Strengths: Exceptional latency, large free quota, cheapest way to use o4-mini and other OpenAI models.
Limits: Unpredictable edits, roadmap may shift after the OpenAI acquisition
RooCode: Agentic power, all-or-crawl workflow
RooCode layers an orchestrator (“Boomerang Tasks”) over its Cline legacy, splitting big requests into subtasks you approve one by one. It ships a diff view, but it’s a modal panel, not the inline experience Cursor and Windsurf provide. Roo has only two speeds: Go Fast (hands-off, great for throw-away prototypes) and Crawl (approve every micro-step). There’s no middle-ground “walk” mode, so real-world development feels either too automated or too granular. Config changes don’t always reload without a restart. Roo is also not the tool you want for AI-assisted debugging.
Strengths: Powerful task orchestration, VS Code plugin rather than fork.
Limits: Modal diff view, no balanced workflow speed, sporadic config glitches.
Claude Code: Because I’m too cool for an IDE
If you’re in a Discord channel, chatting with the in crowd, or just lurking, they aren’t talking about any of these tools. They’re talking about CLI tools. Claude Code is fun and does a good job of realizing some Python scripts and things you might want to try. However, as your project gets bigger and debugging becomes a larger part of the test, you’re going to want and IDE. It isn’t that you can’t use one, it’s just then why are you using this thing for generation and changing things instead of a tool that integrates into your IDE?
Strengths: The most stable way to use Claude.
Limits: I’m not cool enough to debug everything at the command line like I did in the 1990s.
What today’s AI coding assistants still miss
- Plugin, not fork: Forks break debugger extensions and slow upstream updates.
- Controlled forgetting and task-aware recall: Most tools “forget” to stay under context limits, but the pruning is blind, often chopping off the high-level why that guided the whole session.
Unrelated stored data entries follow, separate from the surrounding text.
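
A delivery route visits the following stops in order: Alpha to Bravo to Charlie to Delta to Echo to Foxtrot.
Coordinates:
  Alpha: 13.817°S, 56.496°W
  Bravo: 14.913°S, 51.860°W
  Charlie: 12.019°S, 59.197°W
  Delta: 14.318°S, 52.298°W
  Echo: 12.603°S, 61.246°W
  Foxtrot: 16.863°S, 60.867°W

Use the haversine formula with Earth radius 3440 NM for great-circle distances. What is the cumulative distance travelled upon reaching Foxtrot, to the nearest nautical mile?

1955 NM

Leg distances:
Alpha→Bravo: 277.5 NM  (cumulative 277.5 NM)
Bravo→Charlie: 462.2 NM  (cumulative 739.8 NM)
Charlie→Delta: 426.2 NM  (cumulative 1166.0 NM)
Delta→Echo: 532.5 NM  (cumulative 1698.5 NM)
Echo→Foxtrot: 256.7 NM  (cumulative 1955.2 NM)
Cumulative distance at Foxtrot ≈ 1955 NM.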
We need selective, user-editable forgetting (pin critical goals, expire trivia) and smart recall that surfaces the proper slice of history when a sub-task resumes.
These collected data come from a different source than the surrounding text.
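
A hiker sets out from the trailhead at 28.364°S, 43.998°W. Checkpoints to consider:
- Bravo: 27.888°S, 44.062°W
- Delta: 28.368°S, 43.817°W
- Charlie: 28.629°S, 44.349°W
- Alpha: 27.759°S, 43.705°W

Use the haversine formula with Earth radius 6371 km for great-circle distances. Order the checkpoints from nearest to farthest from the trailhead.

Distances from the trailhead:
Delta 28.368°S, 43.817°W: 17.7 km
Charlie 28.629°S, 44.349°W: 45.2 km
Bravo 27.888°S, 44.062°W: 53.3 km
Alpha 27.759°S, 43.705°W: 73.2 km

Delta, Charlie, Bravo, Alpha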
- Fine-grained control: Pick any model (local or cloud), set per-model rate limits, decide exactly what gets stored in memory and when.
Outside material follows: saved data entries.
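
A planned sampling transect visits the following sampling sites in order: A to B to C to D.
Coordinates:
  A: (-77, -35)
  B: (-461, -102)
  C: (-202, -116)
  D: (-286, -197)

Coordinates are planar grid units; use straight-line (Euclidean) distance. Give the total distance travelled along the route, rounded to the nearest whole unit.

766

Leg distances:
A→B: 389.8  (cumulative 389.8)
B→C: 259.4  (cumulative 649.2)
C→D: 116.7  (cumulative 765.9)
Total route length ≈ 766.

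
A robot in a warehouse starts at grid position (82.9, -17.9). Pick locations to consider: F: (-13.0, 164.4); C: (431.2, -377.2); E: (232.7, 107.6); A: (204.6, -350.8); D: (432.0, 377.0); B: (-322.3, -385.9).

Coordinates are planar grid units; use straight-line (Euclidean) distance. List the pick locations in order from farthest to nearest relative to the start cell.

B, D, C, A, F, E

Distance from the start cell at (82.9, -17.9) to each:
B (-322.3, -385.9): 547.4
D (432.0, 377.0): 527.1
C (431.2, -377.2): 500.4
A (204.6, -350.8): 354.4
F (-13.0, 164.4): 206.0
E (232.7, 107.6): 195.4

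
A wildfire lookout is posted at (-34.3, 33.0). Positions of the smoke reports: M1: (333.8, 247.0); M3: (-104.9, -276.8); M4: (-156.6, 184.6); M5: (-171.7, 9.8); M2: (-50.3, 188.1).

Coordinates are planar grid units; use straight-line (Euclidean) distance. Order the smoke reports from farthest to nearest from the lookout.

Distances from the lookout:
M1 (333.8, 247.0): 425.8
M3 (-104.9, -276.8): 317.7
M4 (-156.6, 184.6): 194.8
M2 (-50.3, 188.1): 155.9
M5 (-171.7, 9.8): 139.3

M1, M3, M4, M2, M5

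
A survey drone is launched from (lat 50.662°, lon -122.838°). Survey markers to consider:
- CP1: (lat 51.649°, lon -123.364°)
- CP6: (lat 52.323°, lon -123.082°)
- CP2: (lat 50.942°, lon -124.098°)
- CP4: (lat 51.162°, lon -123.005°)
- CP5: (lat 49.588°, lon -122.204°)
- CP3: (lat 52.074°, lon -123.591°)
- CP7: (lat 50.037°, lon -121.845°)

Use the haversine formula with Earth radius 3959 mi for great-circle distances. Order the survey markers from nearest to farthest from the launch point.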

- Inline diff as table stakes: Line-by-line review is mandatory.
- Stability first: Crashes and silent time-outs erase trust faster than bad suggestions.
- Open source matters again: With open LLMs, you can realistically contribute fixes. Accepted pull requests prove it.
- Deterministic guardrails: The model can be stochastic, but everything around it—config files, rate limits, memory rules—must behave predictably.
- Optimizing debugging: I don’t want to undersell how much more productive I am since I started vibe coding. However, the makers continue to optimize generation, which is already pretty good. Then I spend a lot of time debugging and fixing my tests. That part is sometimes slower than doing it myself.
No single assistant ticks all eight boxes. The result is a mountain of custom rules and workarounds just to keep projects moving, which is why I’m writing my own tool.
Bottom line
The first wave of AI coding assistants proves the concept but also shows the cost of letting a black-box model drive your IDE. GitHub Copilot nailed autocomplete; Cursor nailed inline diff; Windsurf nailed latency; RooCode nailed orchestration. Combine those strengths with deterministic guardrails, accurate memory control, and plugin-based freedom, and we’ll have an assistant that starts to feel like a mid-level engineer instead of a gifted intern.
Until then, I’ll keep one hand on git revert
and the other on the keyboard building the assistant I actually want.